Tallulah’s Kitchen… Pâté à Choux

Tallulah’s Kitchen… Pâté à Choux

Hello and Welcome to May’s edition of The Listing.
This month I was lucky enough to be able to hop on the Eurostar and spend a few spring days in Paris. Amongst the sights, and the food and drink (oh the food!) I was able to enjoy a cookery class and brushed up on my baking skills.

So, this month I would like to try something a little different…a recipe in two instalments- this month the basic Pâté à Choux and next month a fancy topping and delicious fillings.

125g water
125g milk
15g sugar
6g salt
150g flour
4-5 eggs (200-250g)
Nibbed (or Pearl) sugar to sprinkle on top

Oven temp 200° The first point to mention is that we were taught that everything is weighed and therefore all ingredients are in ratio to each other. Secondly, the exact amount of egg is tricky to state as it is a certain consistency we are aiming for.

So let’s begin!

1. Heat the butter, milk, water, salt and sugar on a low heat. When the butter has melted bring to the boil and remove from the heat.

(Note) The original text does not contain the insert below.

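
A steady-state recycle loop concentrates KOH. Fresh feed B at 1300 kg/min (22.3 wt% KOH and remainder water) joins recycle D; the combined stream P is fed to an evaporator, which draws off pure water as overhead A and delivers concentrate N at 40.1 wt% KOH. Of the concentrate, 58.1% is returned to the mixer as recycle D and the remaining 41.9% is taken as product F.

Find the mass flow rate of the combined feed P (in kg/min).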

2. Next, add all the flour in one go and beat the mixture together. This should be a fast and somewhat furious process to ensure thorough mixing without lumps forming.

3. Now place back on the heat and continue to mix furiously until the mixture forms a dry ball that comes away from the pan. (we are aiming to cook out the rest of the flour and drive off as much moisture as possible.)

4. Next, remove from the heat and add the beaten egg a little each time, mixing hard between each addition. The mixture will become smooth and glossy. When the mixture holds itself in a “V” shaped drop off of the back of a wooden spoon, you have reached the desired consistency. Don’t be tempted to add too much egg as this will make the finished pastry flat and heavy.

5. Now pop the mixture in a piping bag (if necessary the mix will keep like this in the fridge for 3 days.)
We shall proceed as if making a simple Choux bun. So onto a baking tray we are going to pipe “ball” shapes about the size of a walnut. Hold the nozzle at 90° to the tray and maintain a firm pressure. If you are not pleased with your shape then simply scrape it off (return it to the piping bag) and pipe out more. Take care to leave plenty of space between them as they will double in size as they cook. Soften down any “poking up tails“ with a finger dipped into beaten egg as tails will burn!

6. Then gently egg wash and sprinkle with nibbed sugar and bake for 20-25 mins. Do not open the oven at all in the first 20 minutes as this will cause the buns to collapse. You should have perfect crispy, hollow puff ball buns with a crispy sugar top. Enjoy fresh out of the oven as they are or wait until they have cooled and fill with whipped cream.